Shift action for the manual isn't exactly positive but it's light and easy -- very much in the Volkswagen idiom.

While full power comes on fairly high in the rev range, this isn't a vehicle that enjoys a flogging. The 1.6-liter four-cylinder isn't a particularly quick-revving mill, and its mpg-minded rubber doesn't provide enough grip for any serious corner carving.

Cars in this class aren’t meant to be rocket sleds, of course, and the Accent will be sufficiently peppy for most buyers. But its pace is a reminder that it is, in fact, an economy car.
Car and Driver

When accelerating from a dead stop, the Accent strained, as do most in this class, and I was ferrying two other average-size adults in the car. It struggled even more up hills, but on the highway it passed with plenty of assurance.

The Accent accelerates, steers, and handles in an adequate, predictable way, although its performance is no standout.

The 1.6-liter direct-injection four-cylinder engine makes a best-in-class 138 horsepower and a respectable 123 pound-feet of torque. Acceleration is about average, with zero-to-60 times no faster than about ten seconds.

You'll need to rev the engine above 3,500 in order to extract the most pep out of it, although it's quite fuel-stingy if you can keep those revs as low as possible. It mates well with either the manual gearbox, which has a light clutch, or the smooth-shifting six-speed automatic that includes a Sport mode and manual control.

Although the chassis feels fine with a full load, the powertrain does feel considerably less perky with more than two people aboard--underscoring that the Accent is a small, relatively lightweight small car.

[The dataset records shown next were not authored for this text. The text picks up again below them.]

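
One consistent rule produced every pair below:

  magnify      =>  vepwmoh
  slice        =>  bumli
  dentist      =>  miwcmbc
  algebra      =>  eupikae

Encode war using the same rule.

The shift depends on letter class: consonant m→v is +9, but vowel a→e is +4. Two shifts are in play — +4 for a/e/i/o/u, +9 for every other letter.
Applying it to war: w(cons)+9=f, a(vowel)+4=e, r(cons)+9=a.

fea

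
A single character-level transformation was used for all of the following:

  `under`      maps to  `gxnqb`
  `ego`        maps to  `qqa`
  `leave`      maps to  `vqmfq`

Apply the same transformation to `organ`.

The shift depends on letter class: consonant n→x is +10, but vowel u→g is +12. Vowels shift forward by 12 and consonants shift forward by 10.
For organ: o(vowel)+12=a, r(cons)+10=b, g(cons)+10=q, a(vowel)+12=m, n(cons)+10=x.

abqmx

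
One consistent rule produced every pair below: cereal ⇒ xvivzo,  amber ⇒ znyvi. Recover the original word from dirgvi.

Letters are reflected about the middle of the alphabet (position → 25−position): Atbash.
Decoding dirgvi: d↔w, i↔r, r↔i, g↔t, v↔e, i↔r.

writer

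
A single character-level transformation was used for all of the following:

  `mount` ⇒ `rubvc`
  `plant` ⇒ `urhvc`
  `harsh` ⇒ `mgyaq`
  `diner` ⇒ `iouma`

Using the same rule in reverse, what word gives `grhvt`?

Each letter shifts forward by (position + 5), i.e. 5, 6, 7, … — the shift grows by one for each successive letter.
Undoing it on grhvt: g−5=b, r−6=l, h−7=a, v−8=n, t−9=k.

blank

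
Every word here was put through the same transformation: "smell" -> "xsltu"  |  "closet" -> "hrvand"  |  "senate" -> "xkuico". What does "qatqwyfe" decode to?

luminous

Letter i (0-indexed) is shifted by i+5, so successive shifts are 5, 6, 7, ….
Undoing it on qatqwyfe: q−5=l, a−6=u, t−7=m, q−8=i, w−9=n, y−10=o, f−11=u, e−12=s.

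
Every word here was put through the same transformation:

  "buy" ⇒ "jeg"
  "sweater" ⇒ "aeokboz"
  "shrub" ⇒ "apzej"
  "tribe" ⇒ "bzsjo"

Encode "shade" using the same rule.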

We like the somewhat meatier feel of the electric power steering in SE versions, though throughout the lineup the steering tuning feels like it's trying to emulate the strong-centered feel of a large sedan; it's fine, but it also doesn't make the Accent feel as lively as it could be.

The Accent feels more graceful, if not edgy, when the road turns curvy. The design includes twin-tube shocks and a stabilizer bar for the front struts, while the rear suspension sticks with the classic torsion-beam setup. Ride quality, as with any short-wheelbase vehicle, can be jarring over potholes and bouncy on frost-heaved highways.


There's nothing inadequate about the Accent; yet it's no standout in acceleration or handling.